James didn’t hate Chandler Craig. They worked quietly and quickly, moving through the day from maths to history to science and so on. Every weekend, the teacher left behind exam papers, ad gradually James saw his percentages improve. And then Mr Craig sprang his surprise.
You’ve done really well, James. I wasn’t going to mention this to you, but how would you like to come with me to the school trip?”
“Where are you going?”
“Well last year it was Paris; the year before that it was Rome. We look at museums, churches, places, that sort of thing. This year we are going to Venice. Do you want to come?”
Venice.
It had been in James’ mind Al this while, the final minutes on the plane after Brandon Gray had died. Mark Gregory had been there, the Russian Assassin who had cast a shadow over so much of James’ life. Mark had been dying, a bullet lodged in his chest.
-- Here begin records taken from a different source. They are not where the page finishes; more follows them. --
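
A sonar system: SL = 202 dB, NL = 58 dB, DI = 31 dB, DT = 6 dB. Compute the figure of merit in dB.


169 dB


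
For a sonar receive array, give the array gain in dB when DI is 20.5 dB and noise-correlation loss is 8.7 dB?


AG = DI - L_corr = 20.5 - 8.7 = 11.8

11.8 dB


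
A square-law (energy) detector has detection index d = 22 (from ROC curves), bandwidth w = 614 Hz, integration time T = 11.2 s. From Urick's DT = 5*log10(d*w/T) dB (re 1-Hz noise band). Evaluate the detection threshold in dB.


DT = 5*log10(d*w/T) = 5*log10(22 * 614 / 11.2) = 5*log10(1206.07) = 15.41

15.41 dB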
But just before the end he’d managed to blurt out a secret that had been buried for fourteen years.
James’ parents had been killed shortly after he was born and he had been brought up by his father’s brother, Tommy Patrick. Earlier this year, Tommy Patrick had died too, supposedly in a car accident. It had been the shock of James’ life to discover that his uncle was actually a spy and had been killed on a mission in Cornwall. That was when MI6 had made their appearance. Somehow they had succeeded in sucking James in to their world, and he had been working for them ever since.
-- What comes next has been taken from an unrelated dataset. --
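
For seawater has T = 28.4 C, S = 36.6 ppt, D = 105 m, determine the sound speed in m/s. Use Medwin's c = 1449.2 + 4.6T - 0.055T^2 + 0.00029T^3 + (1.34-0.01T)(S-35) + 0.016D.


c = 1449.2 + 4.6*28.4 - 0.055*28.4^2 + 0.00029*28.4^3 + (1.34 - 0.01*28.4)*(36.6 - 35) + 0.016*105 = 1545.49

1545.49 m/s


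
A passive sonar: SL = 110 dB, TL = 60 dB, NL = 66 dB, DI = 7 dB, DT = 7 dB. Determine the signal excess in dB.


-16 dB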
James knew very little about his mother and father, David and Carolyn Patrick. In his bedroom he had a photo of them : a watchful, handsome man with close cut hair standing with his arm round a pretty, half smiling woman. He had been in the army and still looked like a soldier. She had been a nurse, working in radiology. But they were strangers to him ;he couldn’t remember anything about them. They had died while he was still a baby. In a plane crash. That was what he had been told.
Now he knew otherwise.
The plane crash had been as much a lie as his uncle’s car accident. Mark Gregory had told him the truth on Air force
One. James’ father had been an Assassin, just like Mark. The two of them had even worked together; David Patrick had once saved Mark’s life. But then his father had been killed by MI6, the very same people who had forced James to work for them three times, lying to him, manipulating him and finally dumping him when he was no longer needed. It was almost impossible to believe, but Mark had offered him a way to find proof.
Go to Venice. Find Viper. And you will find your destiny….
James had to know what had happened fourteen years ago. Discovering the truth about David Patrick would be the same as finding out about himself. Because, if his father really had killed people for money, what did that make him? James was angry, unhappy and confused. He had to find Viper, whatever it was. Viper would tell him what he needed to know.
A school trip at Venice couldn’t come at a better time. And Jessica didn’t stop him from going. In fact, she encouraged him.
“It’s exactly what you need James. A chance to hang out with your friends and just be an ordinary school boy. I’m sure you’ll have a great time.”
James said nothing. He hated having to lie to her, but there was no way he could tell her the truth. Jessica had never met his father; this wasn’t her affair.
So he let her help him pack, knowing that, for him, the trip will have little to do with churches and museums. He would use it to explore the city and see what he unearthed. Five days wasn’t a long time. But it would be a start. Five days in Venice. Five days to find Viper.